Key takeaways

AI proofs-of-concept don’t fail because of the tech. They fail because organizations design them for show, not for scale.

Small, reliable wins create more momentum than big, flashy demos. Starting narrow builds confidence and paves the way for sustainable growth.

Ownership and economics matter as much as algorithms. Without clear accountability and cost discipline, even strong proofs-of-concept collapse in limbo.
By Ismail Amla, Senior Vice President, Kyndryl Consult
In August 2025, a relatively small MIT Media Lab Study claimed that 95% of all AI proofs-of-concept fail. That finding went viral, in part because the researchers boiled it down to AI hype.
I have my doubts about the core finding. The sample size was small, and also, most organizations don’t systematically track such metrics. Even still, the study highlights something important, which is that most executives still struggle to turn AI demos into working business tools.
Many organizations approach AI proofs-of-concept as polished showcases for leadership rather than practical systems. These efforts consume significant resources, depend on idealized data, and often fail when exposed to real-world use.
My team has worked on dozens of AI proofs-of-concept across all major verticals. We have learned the hard way how to convert them into business-ready systems. Reflecting on that experience, I’ve learned five rules that businesses should follow to radically improve their chances of success.
01
Embrace deliberate constraints
With AI hype, the instinct is to deploy the biggest model, process massive datasets, or build sprawling feature suites — but that path often leads to failure. The most successful proofs-of-concept start small and stay small: they run on manageable infrastructure, use datasets simple enough for human inspection, and tackle a scope narrow enough to describe in one sentence.
This deliberate, iterative approach often clashes with corporate culture, which often tends to reward ambition over restraint. Yet in AI, constrained wins compound into larger successes. A modest capability that works reliably inspires more confidence than a flashy demo that frequently breaks.

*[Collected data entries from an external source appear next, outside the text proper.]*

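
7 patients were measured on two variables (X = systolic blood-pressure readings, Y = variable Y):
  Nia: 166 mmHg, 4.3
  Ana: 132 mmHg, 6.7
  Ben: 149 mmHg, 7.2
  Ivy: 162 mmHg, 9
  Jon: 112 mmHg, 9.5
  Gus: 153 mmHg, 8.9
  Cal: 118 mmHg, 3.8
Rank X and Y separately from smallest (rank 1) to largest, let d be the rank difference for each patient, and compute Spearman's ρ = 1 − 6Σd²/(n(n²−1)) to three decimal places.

-0.107

Ranks of variable 1: 7, 3, 4, 6, 1, 5, 2
Ranks of variable 2: 2, 3, 4, 6, 7, 5, 1
d = r₁ − r₂: 5, 0, 0, 0, -6, 0, 1
d²: 25, 0, 0, 0, 36, 0, 1; Σd² = 62
ρ = 1 − 6·62/(7·48) = 1 − 372/336 = -0.107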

The urge to showcase AI’s full potential can blind teams to the real value of incremental progress.
02
Design for production
The biggest reason proofs-of-concept fail is that teams often kick production too far down the road. But things like logging, monitoring, version control, and safety need to be built in from the start if you want a demo to grow into a real business system.
Production readiness is not a destination but a design philosophy. With that in mind, build systems that can handle real data volumes, unexpected inputs, and operational stress from day one. The additional overhead is minimal compared to the cost of rebuilding.
03
Prioritize reliability over innovation
AI proofs-of-concept succeed when they’re built on proven foundations. Use established infrastructure templates, integrate testing into existing workflows, and compare models with objective benchmarks — not gut feel. Assume today’s AI model families will keep improving, and design accordingly.

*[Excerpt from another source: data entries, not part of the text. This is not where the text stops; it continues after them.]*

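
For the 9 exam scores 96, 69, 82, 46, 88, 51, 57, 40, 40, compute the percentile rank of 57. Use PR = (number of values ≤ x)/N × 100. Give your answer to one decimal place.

N = 9.
Strictly below 57: 4. Equal to 57: 1.
PR = 5/9 × 100 = 55.6

55.6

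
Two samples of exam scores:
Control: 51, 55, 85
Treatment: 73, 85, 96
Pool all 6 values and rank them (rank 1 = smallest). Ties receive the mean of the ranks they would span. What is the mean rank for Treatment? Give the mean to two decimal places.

4.50

Sorted (ascending): 51, 55, 73, 85, 85, 96
The 2 values of 85 occupy positions 4–5 → average rank (4+5)/2 = 4.5.
Treatment values → pooled ranks: 73→3, 85→4.5, 96→6
Mean rank = (3 + 4.5 + 6) / 3 = 4.50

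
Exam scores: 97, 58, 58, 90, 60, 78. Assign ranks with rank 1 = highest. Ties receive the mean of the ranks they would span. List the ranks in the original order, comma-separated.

Sorted (descending): 97, 90, 78, 60, 58, 58
The 2 values of 58 occupy positions 5–6 → average rank (5+6)/2 = 5.5.

1, 5.5, 5.5, 2, 4, 3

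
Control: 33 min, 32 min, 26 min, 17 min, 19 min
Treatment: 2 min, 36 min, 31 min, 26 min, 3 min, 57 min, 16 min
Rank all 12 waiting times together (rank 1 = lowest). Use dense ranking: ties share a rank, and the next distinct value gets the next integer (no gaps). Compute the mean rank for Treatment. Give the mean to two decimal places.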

The real value in AI isn’t chasing novel algorithms; it’s framing business problems so AI can solve them reliably at scale. Solid, repeatable engineering practices beat flashy experiments. Standardized approaches cut complexity, lower maintenance costs, and raise the odds of deployment success. Keep innovation focused on problem-solving, not on reinventing infrastructure.
04
Solve genuine problems
Anchor every decision to measurable business pain points. Identify real users facing concrete problems they are willing to pay to resolve. If your proof-of-concept's primary value proposition centers on technological impressiveness rather than operational utility, you are building the wrong solution.
Skip the executive showpieces. Build simple applications that save people time and money in their daily work. The best proofs-of-concept tackle workflow inefficiencies or decision bottlenecks and fit naturally into existing processes. Start small, solve one real problem, and deliver immediate value — even a partial fix builds momentum.
05
Establish ownership and economics
Decide who owns the system before it goes live. Who will respond if it fails on a weekend? What service levels will you commit to? Who handles retraining models or approving compute costs?
From day one, track the unit economics — cost per request, per user, per workflow. Compare small and large models, or local versus cloud execution, using real data rather than projections. Don’t let proofs-of-concept drift between research and operations. Assign clear owners, responsibilities, and lifecycle plans upfront. Financial sustainability must be proven, not assumed.
As I look back on the successes and failures of many AI proofs-of-concept, too many were doomed from conception. Some were too ambitious. Others were simply too expensive, too disconnected from genuine business needs, or too optimized for demonstration rather than deployment. By inverting this approach, leaders can dramatically improve their odds of building applications that both ship and scale.
The difference between successful and failed AI proofs-of-concept rarely lies in algorithmic sophistication. It lies in mundane business decisions made during project planning — and these are things we can solve for.